Until UK security agencies can be sure what is being tested in the lab mirrors what is deployed in the real world, Huawei faces an uphill struggle to regain their trust.
“HCSEC aren't convinced because Huawei don't have a concrete plan to address the issues,” says Hasan.
While all the recent attention on Huawei has focussed on whether the company will be given the greenlight to build 5G networks in many countries, it is current networks featuring Huawei equipment that are causing UK officials the real concern.
That, says Hasan, has implications for new networks because the first phase of 5G will be built on the existing 4G network.

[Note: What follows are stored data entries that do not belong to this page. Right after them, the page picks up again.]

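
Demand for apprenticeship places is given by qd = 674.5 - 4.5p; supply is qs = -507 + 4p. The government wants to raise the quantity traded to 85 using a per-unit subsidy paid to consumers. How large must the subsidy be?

At q = 85, invert demand for the buyer price: pb = (674.5 − 85)/4.5 = 131; invert supply for the seller price: ps = (85 − (-507))/4 = 148.
The subsidy must fill the gap: s = ps − pb = 148 − 131 = 17.

Required subsidy s = 17 per unit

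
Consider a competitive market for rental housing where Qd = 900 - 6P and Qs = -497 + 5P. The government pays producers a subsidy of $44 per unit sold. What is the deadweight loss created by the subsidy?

Deadweight loss = $2640

Pre-subsidy: 900 - 6P = -497 + 5P gives P* = 127, Q* = 138.
With the subsidy, sellers receive Ps = Pb + 44 for each unit, where Pb is the price buyers pay.
Supply in terms of Pb becomes Qs = -497 + 5(Pb + 44) = -277 + 5Pb. Setting this equal to demand: 900 - 6Pb = -277 + 5Pb, so Pb = 107.
Sellers receive Ps = 107 + 44 = 151; Q' = 900 − 6·107 = 258.
The subsidy expands output by 258 − 138 = 120 past the efficient level; on those units the gap between marginal cost and willingness to pay runs from 0 up to 44.
DWL = ½ × 44 × 120 = 2640.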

“Nothing will change except that the number of base stations will increase. The network will remain largely centralised. The security provisions we have for 4G may be extended to 5G. Those Huawei devices may already exist on the network on which the 5G network will be built.”

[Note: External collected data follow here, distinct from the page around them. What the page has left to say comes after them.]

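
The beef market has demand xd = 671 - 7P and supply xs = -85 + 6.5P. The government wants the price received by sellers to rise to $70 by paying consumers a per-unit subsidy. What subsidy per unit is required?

Required subsidy s = $27 per unit

At a seller price of 70, quantity supplied is -85 + 6.5·70 = 370.
Buyers absorb 370 only when they pay Pb with 671 − 7·Pb = 370, i.e. Pb = 43.
s = Ps − Pb = 70 − 43 = 27.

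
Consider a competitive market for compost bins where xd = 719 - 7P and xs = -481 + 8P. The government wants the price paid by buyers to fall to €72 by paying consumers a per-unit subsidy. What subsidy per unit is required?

At a buyer price of 72, quantity demanded is 719 − 7·72 = 215.
Sellers supply 215 only when they receive Ps with -481 + 8·Ps = 215, i.e. Ps = 87.
s = Ps − Pb = 87 − 72 = 15.

Required subsidy s = €15 per unit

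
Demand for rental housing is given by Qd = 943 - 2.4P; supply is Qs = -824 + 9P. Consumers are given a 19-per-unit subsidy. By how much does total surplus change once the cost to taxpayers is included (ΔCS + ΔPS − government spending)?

Net change in total surplus = -342

Pre-subsidy: 943 - 2.4P = -824 + 9P gives P* = 155, Q* = 571.
With the rebate, buyers effectively pay Pb = Ps − 19, where Ps is the price sellers receive.
Demand in terms of Ps becomes Qd = 943 − 2.4(Ps − 19) = 988.6 - 2.4Ps. Setting this equal to supply: 988.6 - 2.4Ps = -824 + 9Ps, so Ps = 159.
Buyers pay Pb = 159 − 19 = 140; Q' = -824 + 9·159 = 607.
ΔCS = ½(571 + 607)(155 − 140) = 8835; ΔPS = ½(571 + 607)(159 − 155) = 2356.
Government spending = 19 × 607 = 11533.
Net change = 8835 + 2356 − 11533 = -342. The loss equals the DWL triangle ½·19·36.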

Later down the track, substantially more devices would be connected to the 5G network, an ‘internet of things’ network offering vastly increased connectivity and convenience, but also opportunities for hackers to infiltrate the network.
“With 4G my mobile phone or laptop is communicating with the network,” says Hasan.
“With 5G my toaster will be connected on the network. [Hackers] can potentially mess with my electronic appliances at home and in the office. It is the scale of involvement of 5G in our lives which raises these concerns that it must be extra secure.”
How secure are other networking equipment makers such as Nokia, Ericsson and Samsung? Hasan says it is hard to know because, to his knowledge, none of them have been subjected to as much independent technical scrutiny as Huawei, which he says has a good reputation for quality, particularly in New Zealand.
The answer to Huawei’s woes then seems to be convincing UK security officials it can turn around the test results coming out of that Oxfordshire lab, which Huawei New Zealand has offered to replicate here to give the GCSB confidence in its technology.
That move would certainly help, says Hasan.
“On a technical level, it is a good way forward. It is funded by Huawei, but is independent enough to come out and say there are technical issues that must be solved.”